I am not an alarm clock. If you have spent at least five minutes around me, you know that I am not a finely tuned instrument that keeps track of time. I am more analogous to a pack of cats in an oversized hamster ball, subject to many conflicting forces and goals. I am unpredictable and frequently impractical. If observed, my behavior displays this. My vocal tone and volume vary greatly. I will dance and sing if I like the song playing, even if it is only in my headphones. I will slide on the icy sidewalk to class. I will jump and wildly gesticulate while I have conversations. Other people’s reactions to this vary. My friends chuckle, smile or laugh. Friends of friends watch, mildly amused. People that have no affiliation have several reactions: some laugh, others glare and some sneer.
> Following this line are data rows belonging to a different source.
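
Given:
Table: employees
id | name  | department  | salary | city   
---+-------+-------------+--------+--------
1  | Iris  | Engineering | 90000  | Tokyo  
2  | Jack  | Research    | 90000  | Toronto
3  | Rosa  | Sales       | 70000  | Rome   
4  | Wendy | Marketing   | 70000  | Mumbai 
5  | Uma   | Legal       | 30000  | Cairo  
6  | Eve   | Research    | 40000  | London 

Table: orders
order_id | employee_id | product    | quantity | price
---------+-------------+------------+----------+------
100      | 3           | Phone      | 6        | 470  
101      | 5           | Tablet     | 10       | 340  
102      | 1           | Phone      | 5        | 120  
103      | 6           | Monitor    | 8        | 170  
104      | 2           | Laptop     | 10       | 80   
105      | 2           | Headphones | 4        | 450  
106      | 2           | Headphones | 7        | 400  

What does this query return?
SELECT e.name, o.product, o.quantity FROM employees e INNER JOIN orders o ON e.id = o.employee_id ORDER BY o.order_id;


Joining employees.id = orders.employee_id:
  employee Rosa (id=3) -> order Phone
  employee Uma (id=5) -> order Tablet
  employee Iris (id=1) -> order Phone
  employee Eve (id=6) -> order Monitor
  employee Jack (id=2) -> order Laptop
  employee Jack (id=2) -> order Headphones
  employee Jack (id=2) -> order Headphones


7 rows:
Rosa, Phone, 6
Uma, Tablet, 10
Iris, Phone, 5
Eve, Monitor, 8
Jack, Laptop, 10
Jack, Headphones, 4
Jack, Headphones, 7


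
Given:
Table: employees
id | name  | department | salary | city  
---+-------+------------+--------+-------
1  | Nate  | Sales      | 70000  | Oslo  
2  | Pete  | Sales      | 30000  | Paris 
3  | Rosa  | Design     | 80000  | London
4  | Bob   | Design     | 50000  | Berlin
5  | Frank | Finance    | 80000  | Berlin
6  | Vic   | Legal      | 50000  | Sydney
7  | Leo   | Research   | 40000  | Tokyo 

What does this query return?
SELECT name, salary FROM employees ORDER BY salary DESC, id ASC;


Sorting by salary DESC, then id ASC for ties

7 rows:
Rosa, 80000
Frank, 80000
Nate, 70000
Bob, 50000
Vic, 50000
Leo, 40000
Pete, 30000


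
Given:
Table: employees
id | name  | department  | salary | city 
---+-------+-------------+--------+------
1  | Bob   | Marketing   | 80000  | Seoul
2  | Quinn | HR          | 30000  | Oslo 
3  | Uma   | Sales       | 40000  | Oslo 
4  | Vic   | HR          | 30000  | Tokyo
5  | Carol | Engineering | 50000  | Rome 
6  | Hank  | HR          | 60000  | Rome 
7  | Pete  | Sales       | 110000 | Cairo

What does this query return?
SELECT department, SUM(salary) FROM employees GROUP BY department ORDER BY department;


Summing salary within each department:
  Engineering: 50000 = 50000
  HR: 30000 + 30000 + 60000 = 120000
  Marketing: 80000 = 80000
  Sales: 40000 + 110000 = 150000


4 groups:
Engineering, 50000
HR, 120000
Marketing, 80000
Sales, 150000


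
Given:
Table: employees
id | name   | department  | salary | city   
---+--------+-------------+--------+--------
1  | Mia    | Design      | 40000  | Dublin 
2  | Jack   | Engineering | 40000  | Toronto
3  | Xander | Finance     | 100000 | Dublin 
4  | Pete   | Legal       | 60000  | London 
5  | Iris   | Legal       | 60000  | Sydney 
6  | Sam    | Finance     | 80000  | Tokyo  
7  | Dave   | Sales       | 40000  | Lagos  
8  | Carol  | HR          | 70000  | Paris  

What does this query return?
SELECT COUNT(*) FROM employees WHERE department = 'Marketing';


Counting rows where department = 'Marketing'


0


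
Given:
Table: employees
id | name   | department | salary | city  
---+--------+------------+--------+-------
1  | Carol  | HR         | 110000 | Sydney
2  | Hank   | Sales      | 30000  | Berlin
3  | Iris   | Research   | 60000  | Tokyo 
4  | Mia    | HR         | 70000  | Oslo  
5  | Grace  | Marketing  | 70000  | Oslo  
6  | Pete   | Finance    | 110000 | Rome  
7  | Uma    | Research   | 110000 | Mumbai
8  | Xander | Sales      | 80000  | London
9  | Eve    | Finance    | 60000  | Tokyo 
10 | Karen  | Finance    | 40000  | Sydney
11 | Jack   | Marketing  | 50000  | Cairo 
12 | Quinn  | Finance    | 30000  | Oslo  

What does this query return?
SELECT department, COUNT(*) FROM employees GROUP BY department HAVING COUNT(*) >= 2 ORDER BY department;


Groups with count >= 2:
  Finance: 4 -> PASS
  HR: 2 -> PASS
  Marketing: 2 -> PASS
  Research: 2 -> PASS
  Sales: 2 -> PASS


5 groups:
Finance, 4
HR, 2
Marketing, 2
Research, 2
Sales, 2


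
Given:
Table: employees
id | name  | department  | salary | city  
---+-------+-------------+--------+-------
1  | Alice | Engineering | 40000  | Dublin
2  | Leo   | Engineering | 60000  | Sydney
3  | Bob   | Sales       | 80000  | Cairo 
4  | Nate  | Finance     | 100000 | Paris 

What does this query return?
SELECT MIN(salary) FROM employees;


Salaries: 40000, 60000, 80000, 100000
MIN = 40000

40000


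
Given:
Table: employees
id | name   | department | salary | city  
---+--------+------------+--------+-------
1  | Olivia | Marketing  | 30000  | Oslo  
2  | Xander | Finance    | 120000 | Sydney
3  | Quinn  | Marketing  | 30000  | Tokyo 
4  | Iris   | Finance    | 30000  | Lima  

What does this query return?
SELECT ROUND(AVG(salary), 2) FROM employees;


SUM(salary) = 210000
COUNT = 4
ROUND(AVG, 2) = ROUND(210000 / 4, 2) = 52500.0

52500.0


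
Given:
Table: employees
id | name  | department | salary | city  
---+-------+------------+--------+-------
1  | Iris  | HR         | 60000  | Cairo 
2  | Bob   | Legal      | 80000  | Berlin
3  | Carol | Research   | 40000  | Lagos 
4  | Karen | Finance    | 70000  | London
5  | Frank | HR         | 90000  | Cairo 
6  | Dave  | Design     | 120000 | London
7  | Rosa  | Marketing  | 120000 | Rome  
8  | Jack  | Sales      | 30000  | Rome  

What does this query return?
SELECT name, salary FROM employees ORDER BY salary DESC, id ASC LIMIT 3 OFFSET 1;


Sort by salary DESC (id ASC tiebreak), then skip 1 and take 3
Rows 2 through 4

3 rows:
Rosa, 120000
Frank, 90000
Bob, 80000


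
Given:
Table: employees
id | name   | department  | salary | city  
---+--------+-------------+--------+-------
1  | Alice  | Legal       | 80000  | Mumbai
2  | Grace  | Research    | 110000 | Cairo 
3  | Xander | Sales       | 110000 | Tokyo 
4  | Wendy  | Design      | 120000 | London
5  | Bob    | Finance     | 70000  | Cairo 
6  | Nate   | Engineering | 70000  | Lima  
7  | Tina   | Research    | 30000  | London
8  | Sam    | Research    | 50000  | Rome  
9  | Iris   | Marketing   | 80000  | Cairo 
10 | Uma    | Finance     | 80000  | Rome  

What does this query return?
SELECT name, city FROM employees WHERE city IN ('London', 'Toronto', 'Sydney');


Filtering: city IN ('London', 'Toronto', 'Sydney')
Matching: 2 rows

2 rows:
Wendy, London
Tina, London


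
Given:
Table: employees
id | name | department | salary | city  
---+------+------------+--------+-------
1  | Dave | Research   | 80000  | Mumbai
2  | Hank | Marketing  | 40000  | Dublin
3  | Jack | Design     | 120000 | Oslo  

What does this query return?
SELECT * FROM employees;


SELECT * returns all 3 rows with all columns

3 rows:
1, Dave, Research, 80000, Mumbai
2, Hank, Marketing, 40000, Dublin
3, Jack, Design, 120000, Oslo


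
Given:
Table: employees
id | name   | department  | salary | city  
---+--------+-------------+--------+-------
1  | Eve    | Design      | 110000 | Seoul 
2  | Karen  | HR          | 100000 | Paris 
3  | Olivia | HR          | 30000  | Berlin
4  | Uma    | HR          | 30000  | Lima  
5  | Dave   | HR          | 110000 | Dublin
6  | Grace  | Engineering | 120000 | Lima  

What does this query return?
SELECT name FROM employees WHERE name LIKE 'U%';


LIKE 'U%' matches names starting with 'U'
Matching: 1

1 rows:
Uma


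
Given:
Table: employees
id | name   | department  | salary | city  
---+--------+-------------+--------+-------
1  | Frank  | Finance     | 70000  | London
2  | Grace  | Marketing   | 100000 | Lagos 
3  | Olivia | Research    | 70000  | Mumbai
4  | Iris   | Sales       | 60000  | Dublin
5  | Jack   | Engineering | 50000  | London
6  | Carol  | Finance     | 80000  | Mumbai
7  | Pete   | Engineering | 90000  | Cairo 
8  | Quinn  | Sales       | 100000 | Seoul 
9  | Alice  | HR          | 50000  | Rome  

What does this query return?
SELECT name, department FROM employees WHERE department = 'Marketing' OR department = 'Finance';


Filtering: department = 'Marketing' OR 'Finance'
Matching: 3 rows

3 rows:
Frank, Finance
Grace, Marketing
Carol, Finance


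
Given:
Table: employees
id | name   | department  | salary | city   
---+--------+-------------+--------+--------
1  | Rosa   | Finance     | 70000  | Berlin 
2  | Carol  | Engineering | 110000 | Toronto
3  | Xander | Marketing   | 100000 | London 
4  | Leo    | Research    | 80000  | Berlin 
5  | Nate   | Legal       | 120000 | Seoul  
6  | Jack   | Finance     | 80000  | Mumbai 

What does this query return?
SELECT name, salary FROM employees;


Projecting columns: name, salary

6 rows:
Rosa, 70000
Carol, 110000
Xander, 100000
Leo, 80000
Nate, 120000
Jack, 80000


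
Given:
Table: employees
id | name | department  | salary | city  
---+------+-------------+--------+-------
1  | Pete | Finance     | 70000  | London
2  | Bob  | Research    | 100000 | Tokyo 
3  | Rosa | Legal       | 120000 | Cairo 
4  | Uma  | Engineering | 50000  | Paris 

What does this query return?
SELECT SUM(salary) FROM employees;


SUM(salary) = 70000 + 100000 + 120000 + 50000 = 340000

340000


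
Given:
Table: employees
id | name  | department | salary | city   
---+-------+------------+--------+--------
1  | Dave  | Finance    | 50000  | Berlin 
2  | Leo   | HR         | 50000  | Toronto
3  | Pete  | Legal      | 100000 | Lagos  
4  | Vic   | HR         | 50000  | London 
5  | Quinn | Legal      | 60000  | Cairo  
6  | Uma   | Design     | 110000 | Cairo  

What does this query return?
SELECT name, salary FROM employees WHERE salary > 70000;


Filtering: salary > 70000
Matching: 2 rows

2 rows:
Pete, 100000
Uma, 110000


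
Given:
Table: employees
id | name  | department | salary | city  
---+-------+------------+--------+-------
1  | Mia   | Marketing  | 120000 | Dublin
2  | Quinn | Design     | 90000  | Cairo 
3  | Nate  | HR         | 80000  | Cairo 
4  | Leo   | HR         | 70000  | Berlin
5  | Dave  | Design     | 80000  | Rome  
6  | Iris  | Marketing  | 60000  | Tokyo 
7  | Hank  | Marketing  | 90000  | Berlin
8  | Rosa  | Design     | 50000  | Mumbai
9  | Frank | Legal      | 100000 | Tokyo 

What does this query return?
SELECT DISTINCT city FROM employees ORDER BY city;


All 'city' values (row order): Dublin, Cairo, Cairo, Berlin, Rome, Tokyo, Berlin, Mumbai, Tokyo
Removing duplicates leaves 6 unique value(s).

6 values:
Berlin
Cairo
Dublin
Mumbai
Rome
Tokyo


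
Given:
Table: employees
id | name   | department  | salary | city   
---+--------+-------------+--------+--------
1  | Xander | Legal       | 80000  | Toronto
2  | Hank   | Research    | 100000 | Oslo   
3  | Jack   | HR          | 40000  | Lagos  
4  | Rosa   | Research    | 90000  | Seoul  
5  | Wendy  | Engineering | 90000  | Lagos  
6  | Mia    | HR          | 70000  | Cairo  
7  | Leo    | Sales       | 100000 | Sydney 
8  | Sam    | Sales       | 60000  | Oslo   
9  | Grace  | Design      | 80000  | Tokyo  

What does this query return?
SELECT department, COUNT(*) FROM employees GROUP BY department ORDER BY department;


Assigning each row to its department group:
  Xander -> Legal
  Hank -> Research
  Jack -> HR
  Rosa -> Research
  Wendy -> Engineering
  Mia -> HR
  Leo -> Sales
  Sam -> Sales
  Grace -> Design


6 groups:
Design, 1
Engineering, 1
HR, 2
Legal, 1
Research, 2
Sales, 2


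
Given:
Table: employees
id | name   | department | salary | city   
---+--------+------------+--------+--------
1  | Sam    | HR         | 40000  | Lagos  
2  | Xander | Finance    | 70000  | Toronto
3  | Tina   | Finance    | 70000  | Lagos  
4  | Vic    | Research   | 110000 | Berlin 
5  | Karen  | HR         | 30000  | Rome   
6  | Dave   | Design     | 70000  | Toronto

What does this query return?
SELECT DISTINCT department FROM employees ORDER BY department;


All 'department' values (row order): HR, Finance, Finance, Research, HR, Design
Removing duplicates leaves 4 unique value(s).

4 values:
Design
Finance
HR
Research


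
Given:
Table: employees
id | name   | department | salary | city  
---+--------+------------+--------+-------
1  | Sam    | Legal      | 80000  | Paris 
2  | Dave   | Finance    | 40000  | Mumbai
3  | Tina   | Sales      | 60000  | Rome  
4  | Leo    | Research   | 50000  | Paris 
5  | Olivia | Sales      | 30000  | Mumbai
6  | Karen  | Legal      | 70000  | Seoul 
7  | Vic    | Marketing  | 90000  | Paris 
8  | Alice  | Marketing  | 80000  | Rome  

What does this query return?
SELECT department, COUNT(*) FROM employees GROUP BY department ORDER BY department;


Assigning each row to its department group:
  Sam -> Legal
  Dave -> Finance
  Tina -> Sales
  Leo -> Research
  Olivia -> Sales
  Karen -> Legal
  Vic -> Marketing
  Alice -> Marketing


5 groups:
Finance, 1
Legal, 2
Marketing, 2
Research, 1
Sales, 2


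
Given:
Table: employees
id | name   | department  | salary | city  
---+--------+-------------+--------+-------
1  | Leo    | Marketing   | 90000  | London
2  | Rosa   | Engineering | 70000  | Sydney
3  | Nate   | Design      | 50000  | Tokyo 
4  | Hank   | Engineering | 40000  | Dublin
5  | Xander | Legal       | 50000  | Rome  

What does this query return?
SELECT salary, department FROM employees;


Projecting columns: salary, department

5 rows:
90000, Marketing
70000, Engineering
50000, Design
40000, Engineering
50000, Legal


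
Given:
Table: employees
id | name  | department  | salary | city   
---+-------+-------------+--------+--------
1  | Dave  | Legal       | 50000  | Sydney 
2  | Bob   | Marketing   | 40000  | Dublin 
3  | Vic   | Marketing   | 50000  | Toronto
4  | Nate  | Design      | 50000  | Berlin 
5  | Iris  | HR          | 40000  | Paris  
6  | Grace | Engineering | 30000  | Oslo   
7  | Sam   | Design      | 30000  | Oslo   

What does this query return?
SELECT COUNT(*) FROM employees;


COUNT(*) counts all rows

7


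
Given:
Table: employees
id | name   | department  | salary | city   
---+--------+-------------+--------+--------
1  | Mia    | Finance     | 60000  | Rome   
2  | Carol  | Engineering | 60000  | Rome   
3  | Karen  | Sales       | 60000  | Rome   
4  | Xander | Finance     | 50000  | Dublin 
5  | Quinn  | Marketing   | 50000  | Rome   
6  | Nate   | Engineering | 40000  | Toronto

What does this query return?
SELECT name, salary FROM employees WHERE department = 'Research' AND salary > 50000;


Filtering: department = 'Research' AND salary > 50000
Matching: 0 rows

Empty result set (0 rows)


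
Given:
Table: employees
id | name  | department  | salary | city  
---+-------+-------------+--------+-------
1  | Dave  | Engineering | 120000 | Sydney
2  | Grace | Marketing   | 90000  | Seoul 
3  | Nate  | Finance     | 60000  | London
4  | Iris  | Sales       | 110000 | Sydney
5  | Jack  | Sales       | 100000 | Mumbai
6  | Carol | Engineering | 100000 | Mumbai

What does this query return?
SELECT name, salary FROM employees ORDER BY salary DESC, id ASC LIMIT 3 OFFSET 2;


Sort by salary DESC (id ASC tiebreak), then skip 2 and take 3
Rows 3 through 5

3 rows:
Jack, 100000
Carol, 100000
Grace, 90000


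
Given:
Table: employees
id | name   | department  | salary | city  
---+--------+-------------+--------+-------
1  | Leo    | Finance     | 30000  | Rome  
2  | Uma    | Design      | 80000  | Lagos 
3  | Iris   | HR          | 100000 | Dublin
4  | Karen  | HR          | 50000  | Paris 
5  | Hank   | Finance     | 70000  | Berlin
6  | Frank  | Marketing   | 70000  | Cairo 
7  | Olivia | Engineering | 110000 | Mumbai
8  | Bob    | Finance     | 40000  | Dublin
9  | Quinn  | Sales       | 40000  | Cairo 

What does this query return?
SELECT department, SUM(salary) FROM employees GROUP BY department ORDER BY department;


Summing salary within each department:
  Design: 80000 = 80000
  Engineering: 110000 = 110000
  Finance: 30000 + 70000 + 40000 = 140000
  HR: 100000 + 50000 = 150000
  Marketing: 70000 = 70000
  Sales: 40000 = 40000


6 groups:
Design, 80000
Engineering, 110000
Finance, 140000
HR, 150000
Marketing, 70000
Sales, 40000


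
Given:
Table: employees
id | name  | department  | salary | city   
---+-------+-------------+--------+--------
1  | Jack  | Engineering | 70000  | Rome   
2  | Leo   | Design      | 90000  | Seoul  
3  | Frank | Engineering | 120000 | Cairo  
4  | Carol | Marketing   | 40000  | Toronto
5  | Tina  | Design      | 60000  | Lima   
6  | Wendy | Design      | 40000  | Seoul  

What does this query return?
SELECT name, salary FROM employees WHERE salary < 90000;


Filtering: salary < 90000
Matching: 4 rows

4 rows:
Jack, 70000
Carol, 40000
Tina, 60000
Wendy, 40000


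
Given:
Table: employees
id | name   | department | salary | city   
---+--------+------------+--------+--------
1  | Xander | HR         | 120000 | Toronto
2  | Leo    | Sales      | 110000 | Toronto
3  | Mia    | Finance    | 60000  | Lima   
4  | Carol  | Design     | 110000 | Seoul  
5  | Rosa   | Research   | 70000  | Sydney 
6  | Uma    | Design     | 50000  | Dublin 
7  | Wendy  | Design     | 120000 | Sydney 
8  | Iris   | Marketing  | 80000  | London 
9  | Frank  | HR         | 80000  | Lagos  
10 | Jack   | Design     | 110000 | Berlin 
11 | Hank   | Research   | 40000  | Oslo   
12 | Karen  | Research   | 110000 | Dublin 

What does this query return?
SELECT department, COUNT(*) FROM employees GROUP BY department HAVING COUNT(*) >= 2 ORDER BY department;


Groups with count >= 2:
  Design: 4 -> PASS
  HR: 2 -> PASS
  Research: 3 -> PASS
  Finance: 1 -> filtered out
  Marketing: 1 -> filtered out
  Sales: 1 -> filtered out


3 groups:
Design, 4
HR, 2
Research, 3


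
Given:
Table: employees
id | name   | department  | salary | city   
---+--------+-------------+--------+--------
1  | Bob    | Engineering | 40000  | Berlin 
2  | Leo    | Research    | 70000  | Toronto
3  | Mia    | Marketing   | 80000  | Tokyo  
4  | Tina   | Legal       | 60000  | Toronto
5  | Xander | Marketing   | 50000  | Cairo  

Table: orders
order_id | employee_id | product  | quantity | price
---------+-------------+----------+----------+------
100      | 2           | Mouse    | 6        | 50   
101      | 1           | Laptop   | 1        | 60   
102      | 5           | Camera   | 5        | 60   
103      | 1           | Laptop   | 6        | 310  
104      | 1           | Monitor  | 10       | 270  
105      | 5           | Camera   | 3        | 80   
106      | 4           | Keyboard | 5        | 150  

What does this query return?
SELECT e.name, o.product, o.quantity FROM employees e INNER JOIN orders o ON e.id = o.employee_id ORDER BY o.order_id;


Joining employees.id = orders.employee_id:
  employee Leo (id=2) -> order Mouse
  employee Bob (id=1) -> order Laptop
  employee Xander (id=5) -> order Camera
  employee Bob (id=1) -> order Laptop
  employee Bob (id=1) -> order Monitor
  employee Xander (id=5) -> order Camera
  employee Tina (id=4) -> order Keyboard


7 rows:
Leo, Mouse, 6
Bob, Laptop, 1
Xander, Camera, 5
Bob, Laptop, 6
Bob, Monitor, 10
Xander, Camera, 3
Tina, Keyboard, 5


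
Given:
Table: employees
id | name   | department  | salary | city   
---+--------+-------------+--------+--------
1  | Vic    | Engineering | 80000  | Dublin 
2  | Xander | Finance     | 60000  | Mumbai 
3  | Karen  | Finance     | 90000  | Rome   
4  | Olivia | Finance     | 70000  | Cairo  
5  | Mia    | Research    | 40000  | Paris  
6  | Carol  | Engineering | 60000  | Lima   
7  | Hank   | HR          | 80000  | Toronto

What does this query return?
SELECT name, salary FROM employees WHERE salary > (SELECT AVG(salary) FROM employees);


Subquery: AVG(salary) = 68571.43
Filtering: salary > 68571.43
  Vic (80000) -> MATCH
  Karen (90000) -> MATCH
  Olivia (70000) -> MATCH
  Hank (80000) -> MATCH


4 rows:
Vic, 80000
Karen, 90000
Olivia, 70000
Hank, 80000


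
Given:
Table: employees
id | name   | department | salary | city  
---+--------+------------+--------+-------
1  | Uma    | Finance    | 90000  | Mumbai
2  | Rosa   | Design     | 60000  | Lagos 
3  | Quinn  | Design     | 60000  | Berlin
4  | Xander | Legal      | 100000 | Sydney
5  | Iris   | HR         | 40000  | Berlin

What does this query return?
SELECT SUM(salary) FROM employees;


SUM(salary) = 90000 + 60000 + 60000 + 100000 + 40000 = 350000

350000


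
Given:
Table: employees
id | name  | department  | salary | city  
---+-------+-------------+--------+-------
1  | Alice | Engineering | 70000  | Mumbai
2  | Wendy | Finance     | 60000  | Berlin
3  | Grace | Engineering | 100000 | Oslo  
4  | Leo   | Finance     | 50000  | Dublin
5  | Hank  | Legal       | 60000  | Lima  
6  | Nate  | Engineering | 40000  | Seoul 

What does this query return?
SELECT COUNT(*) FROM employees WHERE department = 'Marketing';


Counting rows where department = 'Marketing'


0


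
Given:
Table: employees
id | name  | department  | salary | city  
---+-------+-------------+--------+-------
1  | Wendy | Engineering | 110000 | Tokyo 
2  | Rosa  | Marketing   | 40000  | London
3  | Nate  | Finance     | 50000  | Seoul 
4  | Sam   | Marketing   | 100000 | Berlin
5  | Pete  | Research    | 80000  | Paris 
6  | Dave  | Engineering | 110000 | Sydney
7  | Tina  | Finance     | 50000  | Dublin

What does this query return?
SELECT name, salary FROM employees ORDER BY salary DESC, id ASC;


Sorting by salary DESC, then id ASC for ties

7 rows:
Wendy, 110000
Dave, 110000
Sam, 100000
Pete, 80000
Nate, 50000
Tina, 50000
Rosa, 40000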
The negative responses surprise me. Since we are in college, I assumed that everyone has reached the point where we as a community have developed a mutual respect. By mutual respect, I mean that you can engage with a person who holds differing views. You don’t resort to childish methods of violence or vandalism. You don’t sneer at the person galloping to dinner. Apparently, I was overly optimistic.

Those who engage in this behavior, I believe, react against a breach of their sense of “normalcy.” Normalcy is comfortable. It’s safe. It doesn’t take risks. Goldfish, the snack, are normal, all the same size, and shape, all smiling the same smile. Normalcy is not a human attribute. It’s a setting on the dryer. Give me a definition of what a normal person is. Then I will show how you yourself do not fit the mold.

Life shouldn’t be about fitting into anybody’s definitions or expectations.

Life should be about finding joy in all the little, unexpected, ridiculous things that happen.

Life is finding bacon in the soap. It is catching snowflakes on your tongue. Life is pelting strangers with snowballs as they come to the cafeteria. It is filling the fountain with bubble bath.

In the words of Mark Twain, “truth is stranger than fiction” and we should embrace that, because if you don’t, how happy are you truly?

Deane Uptegrove is a sophomore English and psychology double major from Holden, Mass.